As $1 billion is earmarked for stadium: New York City teachers mark two years without a contract
by Steve Light
World Socialist Web Site
As the political establishment in New York City remains firmly focused on the profit-driven scramble to build a stadium for the Jets football team—at the cost of $1 billion to taxpayers—the city’s 80,000 school teachers are marking the end of two years without a collective bargaining agreement.
While insisting that the city is too broke to afford any more funding for schools, Mayor Michael Bloomberg’s administration is prepared to hand over massive subsidies and valuable Manhattan real estate to fellow billionaire and Jets owner Robert Wood “Woody” Johnson IV.
This is the reality of political and social relations in New York. The gap between the city’s overwhelmingly poor and working class population, on the one hand, and the world’s greatest concentration of multimillionaires and billionaires, on the other, has never been greater.

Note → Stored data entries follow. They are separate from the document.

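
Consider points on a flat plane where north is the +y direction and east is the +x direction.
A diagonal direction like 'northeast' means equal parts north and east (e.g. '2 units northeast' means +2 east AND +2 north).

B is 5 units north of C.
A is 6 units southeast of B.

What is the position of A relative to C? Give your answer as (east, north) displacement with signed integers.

Place C at the origin (east=0, north=0).
  B is 5 units north of C: delta (east=+0, north=+5); B at (east=0, north=5).
  A is 6 units southeast of B: delta (east=+6, north=-6); A at (east=6, north=-1).
Therefore A relative to C: (east=6, north=-1).

Answer: A is at (east=6, north=-1) relative to C.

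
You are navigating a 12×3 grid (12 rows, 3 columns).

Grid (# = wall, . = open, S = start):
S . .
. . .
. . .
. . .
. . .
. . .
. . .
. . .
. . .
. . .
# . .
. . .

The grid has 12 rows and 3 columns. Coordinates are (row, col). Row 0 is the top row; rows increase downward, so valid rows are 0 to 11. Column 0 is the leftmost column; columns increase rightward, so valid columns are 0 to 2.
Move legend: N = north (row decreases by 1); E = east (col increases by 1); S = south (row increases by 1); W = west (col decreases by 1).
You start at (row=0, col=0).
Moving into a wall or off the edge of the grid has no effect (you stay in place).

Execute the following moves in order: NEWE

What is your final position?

Answer: Final position: (row=0, col=1)

Derivation:
Start: (row=0, col=0)
  N (north): blocked, stay at (row=0, col=0)
  E (east): (row=0, col=0) -> (row=0, col=1)
  W (west): (row=0, col=1) -> (row=0, col=0)
  E (east): (row=0, col=0) -> (row=0, col=1)
Final: (row=0, col=1)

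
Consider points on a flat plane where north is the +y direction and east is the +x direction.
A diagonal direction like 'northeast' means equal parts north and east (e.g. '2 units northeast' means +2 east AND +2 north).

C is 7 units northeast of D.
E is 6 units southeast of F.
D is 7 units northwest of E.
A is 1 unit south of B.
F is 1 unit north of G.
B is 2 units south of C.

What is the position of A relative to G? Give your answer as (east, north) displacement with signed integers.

Answer: A is at (east=6, north=6) relative to G.

Derivation:
Place G at the origin (east=0, north=0).
  F is 1 unit north of G: delta (east=+0, north=+1); F at (east=0, north=1).
  E is 6 units southeast of F: delta (east=+6, north=-6); E at (east=6, north=-5).
  D is 7 units northwest of E: delta (east=-7, north=+7); D at (east=-1, north=2).
  C is 7 units northeast of D: delta (east=+7, north=+7); C at (east=6, north=9).
  B is 2 units south of C: delta (east=+0, north=-2); B at (east=6, north=7).
  A is 1 unit south of B: delta (east=+0, north=-1); A at (east=6, north=6).
Therefore A relative to G: (east=6, north=6).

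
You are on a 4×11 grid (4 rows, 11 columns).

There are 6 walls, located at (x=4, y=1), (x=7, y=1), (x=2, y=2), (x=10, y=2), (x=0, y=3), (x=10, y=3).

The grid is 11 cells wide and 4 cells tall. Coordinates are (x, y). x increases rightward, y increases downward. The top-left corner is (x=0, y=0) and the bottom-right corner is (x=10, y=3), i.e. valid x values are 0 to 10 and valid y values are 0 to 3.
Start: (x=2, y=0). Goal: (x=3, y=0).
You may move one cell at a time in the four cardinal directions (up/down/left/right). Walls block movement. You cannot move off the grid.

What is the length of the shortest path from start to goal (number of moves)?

BFS from (x=2, y=0) until reaching (x=3, y=0):
  Distance 0: (x=2, y=0)
  Distance 1: (x=1, y=0), (x=3, y=0), (x=2, y=1)  <- goal reached here
One shortest path (1 moves): (x=2, y=0) -> (x=3, y=0)

Answer: Shortest path length: 1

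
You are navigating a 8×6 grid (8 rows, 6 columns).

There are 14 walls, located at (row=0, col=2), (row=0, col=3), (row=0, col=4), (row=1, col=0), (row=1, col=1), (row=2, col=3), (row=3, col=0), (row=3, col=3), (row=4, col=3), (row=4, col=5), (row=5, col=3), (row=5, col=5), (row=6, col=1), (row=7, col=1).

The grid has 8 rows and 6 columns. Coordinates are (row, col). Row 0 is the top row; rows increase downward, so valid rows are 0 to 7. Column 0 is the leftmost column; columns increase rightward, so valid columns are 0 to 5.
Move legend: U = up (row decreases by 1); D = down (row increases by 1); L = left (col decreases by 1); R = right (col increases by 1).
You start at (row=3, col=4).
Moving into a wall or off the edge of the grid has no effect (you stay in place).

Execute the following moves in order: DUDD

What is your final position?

Answer: Final position: (row=5, col=4)

Derivation:
Start: (row=3, col=4)
  D (down): (row=3, col=4) -> (row=4, col=4)
  U (up): (row=4, col=4) -> (row=3, col=4)
  D (down): (row=3, col=4) -> (row=4, col=4)
  D (down): (row=4, col=4) -> (row=5, col=4)
Final: (row=5, col=4)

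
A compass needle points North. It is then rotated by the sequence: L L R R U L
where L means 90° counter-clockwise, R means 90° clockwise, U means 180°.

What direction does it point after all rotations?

Answer: Final heading: East

Derivation:
Start: North
  L (left (90° counter-clockwise)) -> West
  L (left (90° counter-clockwise)) -> South
  R (right (90° clockwise)) -> West
  R (right (90° clockwise)) -> North
  U (U-turn (180°)) -> South
  L (left (90° counter-clockwise)) -> East
Final: East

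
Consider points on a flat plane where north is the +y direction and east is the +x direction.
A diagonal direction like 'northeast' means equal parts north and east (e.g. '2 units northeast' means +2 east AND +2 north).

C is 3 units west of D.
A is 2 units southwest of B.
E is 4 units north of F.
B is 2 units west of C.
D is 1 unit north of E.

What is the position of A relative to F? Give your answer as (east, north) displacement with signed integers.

Place F at the origin (east=0, north=0).
  E is 4 units north of F: delta (east=+0, north=+4); E at (east=0, north=4).
  D is 1 unit north of E: delta (east=+0, north=+1); D at (east=0, north=5).
  C is 3 units west of D: delta (east=-3, north=+0); C at (east=-3, north=5).
  B is 2 units west of C: delta (east=-2, north=+0); B at (east=-5, north=5).
  A is 2 units southwest of B: delta (east=-2, north=-2); A at (east=-7, north=3).
Therefore A relative to F: (east=-7, north=3).

Answer: A is at (east=-7, north=3) relative to F.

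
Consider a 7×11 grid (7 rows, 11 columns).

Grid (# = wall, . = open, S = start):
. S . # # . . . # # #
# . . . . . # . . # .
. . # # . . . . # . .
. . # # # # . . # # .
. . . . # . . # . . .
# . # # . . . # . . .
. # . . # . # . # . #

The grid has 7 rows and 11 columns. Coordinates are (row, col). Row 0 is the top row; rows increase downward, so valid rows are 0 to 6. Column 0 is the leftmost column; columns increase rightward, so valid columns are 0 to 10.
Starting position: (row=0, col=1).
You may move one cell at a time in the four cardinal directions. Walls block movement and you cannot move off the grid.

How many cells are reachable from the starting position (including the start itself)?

BFS flood-fill from (row=0, col=1):
  Distance 0: (row=0, col=1)
  Distance 1: (row=0, col=0), (row=0, col=2), (row=1, col=1)
  Distance 2: (row=1, col=2), (row=2, col=1)
  Distance 3: (row=1, col=3), (row=2, col=0), (row=3, col=1)
  Distance 4: (row=1, col=4), (row=3, col=0), (row=4, col=1)
  Distance 5: (row=1, col=5), (row=2, col=4), (row=4, col=0), (row=4, col=2), (row=5, col=1)
  Distance 6: (row=0, col=5), (row=2, col=5), (row=4, col=3)
  Distance 7: (row=0, col=6), (row=2, col=6)
  Distance 8: (row=0, col=7), (row=2, col=7), (row=3, col=6)
  Distance 9: (row=1, col=7), (row=3, col=7), (row=4, col=6)
  Distance 10: (row=1, col=8), (row=4, col=5), (row=5, col=6)
  Distance 11: (row=5, col=5)
  Distance 12: (row=5, col=4), (row=6, col=5)
Total reachable: 34 (grid has 49 open cells total)

Answer: Reachable cells: 34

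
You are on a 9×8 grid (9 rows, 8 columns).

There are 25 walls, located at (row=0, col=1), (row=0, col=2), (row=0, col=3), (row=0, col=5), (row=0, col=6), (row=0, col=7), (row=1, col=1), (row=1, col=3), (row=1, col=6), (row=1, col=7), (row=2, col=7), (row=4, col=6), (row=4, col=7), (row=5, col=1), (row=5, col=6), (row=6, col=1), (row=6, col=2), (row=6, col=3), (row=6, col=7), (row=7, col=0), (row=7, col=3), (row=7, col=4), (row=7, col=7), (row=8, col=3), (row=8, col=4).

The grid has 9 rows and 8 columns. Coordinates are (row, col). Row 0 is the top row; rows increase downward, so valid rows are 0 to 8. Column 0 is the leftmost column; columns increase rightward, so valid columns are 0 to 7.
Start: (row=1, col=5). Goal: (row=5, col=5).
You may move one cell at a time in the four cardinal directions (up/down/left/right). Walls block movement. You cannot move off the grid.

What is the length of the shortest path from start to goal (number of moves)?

BFS from (row=1, col=5) until reaching (row=5, col=5):
  Distance 0: (row=1, col=5)
  Distance 1: (row=1, col=4), (row=2, col=5)
  Distance 2: (row=0, col=4), (row=2, col=4), (row=2, col=6), (row=3, col=5)
  Distance 3: (row=2, col=3), (row=3, col=4), (row=3, col=6), (row=4, col=5)
  Distance 4: (row=2, col=2), (row=3, col=3), (row=3, col=7), (row=4, col=4), (row=5, col=5)  <- goal reached here
One shortest path (4 moves): (row=1, col=5) -> (row=2, col=5) -> (row=3, col=5) -> (row=4, col=5) -> (row=5, col=5)

Answer: Shortest path length: 4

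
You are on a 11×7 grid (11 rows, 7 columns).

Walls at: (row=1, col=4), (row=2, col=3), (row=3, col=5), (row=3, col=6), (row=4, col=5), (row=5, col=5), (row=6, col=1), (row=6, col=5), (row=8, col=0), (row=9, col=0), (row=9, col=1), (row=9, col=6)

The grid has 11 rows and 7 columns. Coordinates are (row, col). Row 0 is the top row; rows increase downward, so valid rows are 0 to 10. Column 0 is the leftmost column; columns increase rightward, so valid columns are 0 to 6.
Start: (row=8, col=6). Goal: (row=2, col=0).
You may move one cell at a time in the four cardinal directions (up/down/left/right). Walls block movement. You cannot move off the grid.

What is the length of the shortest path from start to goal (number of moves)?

Answer: Shortest path length: 12

Derivation:
BFS from (row=8, col=6) until reaching (row=2, col=0):
  Distance 0: (row=8, col=6)
  Distance 1: (row=7, col=6), (row=8, col=5)
  Distance 2: (row=6, col=6), (row=7, col=5), (row=8, col=4), (row=9, col=5)
  Distance 3: (row=5, col=6), (row=7, col=4), (row=8, col=3), (row=9, col=4), (row=10, col=5)
  Distance 4: (row=4, col=6), (row=6, col=4), (row=7, col=3), (row=8, col=2), (row=9, col=3), (row=10, col=4), (row=10, col=6)
  Distance 5: (row=5, col=4), (row=6, col=3), (row=7, col=2), (row=8, col=1), (row=9, col=2), (row=10, col=3)
  Distance 6: (row=4, col=4), (row=5, col=3), (row=6, col=2), (row=7, col=1), (row=10, col=2)
  Distance 7: (row=3, col=4), (row=4, col=3), (row=5, col=2), (row=7, col=0), (row=10, col=1)
  Distance 8: (row=2, col=4), (row=3, col=3), (row=4, col=2), (row=5, col=1), (row=6, col=0), (row=10, col=0)
  Distance 9: (row=2, col=5), (row=3, col=2), (row=4, col=1), (row=5, col=0)
  Distance 10: (row=1, col=5), (row=2, col=2), (row=2, col=6), (row=3, col=1), (row=4, col=0)
  Distance 11: (row=0, col=5), (row=1, col=2), (row=1, col=6), (row=2, col=1), (row=3, col=0)
  Distance 12: (row=0, col=2), (row=0, col=4), (row=0, col=6), (row=1, col=1), (row=1, col=3), (row=2, col=0)  <- goal reached here
One shortest path (12 moves): (row=8, col=6) -> (row=8, col=5) -> (row=8, col=4) -> (row=8, col=3) -> (row=8, col=2) -> (row=8, col=1) -> (row=7, col=1) -> (row=7, col=0) -> (row=6, col=0) -> (row=5, col=0) -> (row=4, col=0) -> (row=3, col=0) -> (row=2, col=0)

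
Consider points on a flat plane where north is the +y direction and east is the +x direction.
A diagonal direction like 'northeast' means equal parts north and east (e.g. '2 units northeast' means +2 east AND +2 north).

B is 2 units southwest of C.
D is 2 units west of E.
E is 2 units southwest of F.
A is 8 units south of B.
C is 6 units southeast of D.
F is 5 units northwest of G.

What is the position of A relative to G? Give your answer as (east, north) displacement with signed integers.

Place G at the origin (east=0, north=0).
  F is 5 units northwest of G: delta (east=-5, north=+5); F at (east=-5, north=5).
  E is 2 units southwest of F: delta (east=-2, north=-2); E at (east=-7, north=3).
  D is 2 units west of E: delta (east=-2, north=+0); D at (east=-9, north=3).
  C is 6 units southeast of D: delta (east=+6, north=-6); C at (east=-3, north=-3).
  B is 2 units southwest of C: delta (east=-2, north=-2); B at (east=-5, north=-5).
  A is 8 units south of B: delta (east=+0, north=-8); A at (east=-5, north=-13).
Therefore A relative to G: (east=-5, north=-13).

Answer: A is at (east=-5, north=-13) relative to G.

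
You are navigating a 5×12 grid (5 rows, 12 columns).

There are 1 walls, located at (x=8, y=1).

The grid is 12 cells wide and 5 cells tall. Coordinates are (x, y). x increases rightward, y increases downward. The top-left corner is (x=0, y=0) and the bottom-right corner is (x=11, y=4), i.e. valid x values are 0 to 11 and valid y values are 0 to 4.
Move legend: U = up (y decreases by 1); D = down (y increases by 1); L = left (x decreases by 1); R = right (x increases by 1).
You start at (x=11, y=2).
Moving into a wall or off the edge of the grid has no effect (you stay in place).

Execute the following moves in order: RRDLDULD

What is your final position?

Answer: Final position: (x=9, y=4)

Derivation:
Start: (x=11, y=2)
  R (right): blocked, stay at (x=11, y=2)
  R (right): blocked, stay at (x=11, y=2)
  D (down): (x=11, y=2) -> (x=11, y=3)
  L (left): (x=11, y=3) -> (x=10, y=3)
  D (down): (x=10, y=3) -> (x=10, y=4)
  U (up): (x=10, y=4) -> (x=10, y=3)
  L (left): (x=10, y=3) -> (x=9, y=3)
  D (down): (x=9, y=3) -> (x=9, y=4)
Final: (x=9, y=4)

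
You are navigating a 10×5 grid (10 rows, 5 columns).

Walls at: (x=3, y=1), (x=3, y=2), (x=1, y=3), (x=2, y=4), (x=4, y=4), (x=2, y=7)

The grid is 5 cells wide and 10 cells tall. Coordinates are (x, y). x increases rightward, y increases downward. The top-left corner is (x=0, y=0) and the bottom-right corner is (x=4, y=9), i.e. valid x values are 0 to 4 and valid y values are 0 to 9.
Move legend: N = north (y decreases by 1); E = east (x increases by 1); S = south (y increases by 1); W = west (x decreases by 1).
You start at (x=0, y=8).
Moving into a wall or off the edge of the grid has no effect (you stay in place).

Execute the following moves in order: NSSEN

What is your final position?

Start: (x=0, y=8)
  N (north): (x=0, y=8) -> (x=0, y=7)
  S (south): (x=0, y=7) -> (x=0, y=8)
  S (south): (x=0, y=8) -> (x=0, y=9)
  E (east): (x=0, y=9) -> (x=1, y=9)
  N (north): (x=1, y=9) -> (x=1, y=8)
Final: (x=1, y=8)

Answer: Final position: (x=1, y=8)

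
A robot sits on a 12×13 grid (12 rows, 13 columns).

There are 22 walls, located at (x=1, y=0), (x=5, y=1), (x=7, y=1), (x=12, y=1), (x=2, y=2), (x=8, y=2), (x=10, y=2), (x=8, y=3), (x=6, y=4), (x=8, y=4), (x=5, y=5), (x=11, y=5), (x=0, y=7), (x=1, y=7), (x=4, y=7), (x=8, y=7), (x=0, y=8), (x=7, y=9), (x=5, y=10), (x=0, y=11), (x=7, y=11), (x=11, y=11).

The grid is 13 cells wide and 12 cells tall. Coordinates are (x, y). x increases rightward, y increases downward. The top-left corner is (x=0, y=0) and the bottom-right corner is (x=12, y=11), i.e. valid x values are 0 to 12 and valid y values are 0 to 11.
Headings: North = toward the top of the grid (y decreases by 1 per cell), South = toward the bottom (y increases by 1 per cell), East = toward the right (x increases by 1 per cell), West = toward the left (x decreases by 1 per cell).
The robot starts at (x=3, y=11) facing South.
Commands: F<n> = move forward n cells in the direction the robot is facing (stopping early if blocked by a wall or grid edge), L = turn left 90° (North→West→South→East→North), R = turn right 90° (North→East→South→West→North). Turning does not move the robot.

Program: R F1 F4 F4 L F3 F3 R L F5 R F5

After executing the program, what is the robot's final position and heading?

Start: (x=3, y=11), facing South
  R: turn right, now facing West
  F1: move forward 1, now at (x=2, y=11)
  F4: move forward 1/4 (blocked), now at (x=1, y=11)
  F4: move forward 0/4 (blocked), now at (x=1, y=11)
  L: turn left, now facing South
  F3: move forward 0/3 (blocked), now at (x=1, y=11)
  F3: move forward 0/3 (blocked), now at (x=1, y=11)
  R: turn right, now facing West
  L: turn left, now facing South
  F5: move forward 0/5 (blocked), now at (x=1, y=11)
  R: turn right, now facing West
  F5: move forward 0/5 (blocked), now at (x=1, y=11)
Final: (x=1, y=11), facing West

Answer: Final position: (x=1, y=11), facing West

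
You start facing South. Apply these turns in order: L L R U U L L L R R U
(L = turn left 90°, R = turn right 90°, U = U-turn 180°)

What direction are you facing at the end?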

Public policy is determined by the interests of this wealthy elite, at the expense of the majority. The city is ending the current fiscal year this month with a $3.3 billion surplus, yet the Bloomberg administration is vowing no change in course from a fiscal policy based on budget austerity and tax cuts. Meanwhile, the trade union organizations that historically have claimed to represent the working class, including the United Federation of Teachers (UFT), have been reduced to impotence.
The lack of a teachers’ contract is only one of the symptoms of the abject neglect of the country’s largest public education system, situated in America’s wealthiest city.
The New York City schools system is failing. Its dropout rate has not dipped much below the most recent figure of 32 percent for 2001.
According to a 2005 City Department of Education (DOE) report following the class scheduled to leave high school in 2001, just over half of the students—52 percent—were able to graduate in four years. Graduation rates (including General Equivalency Diplomas [GEDs] achieved outside of school) rose to 63 percent in five years and 68 percent in seven years (when most had turned 21).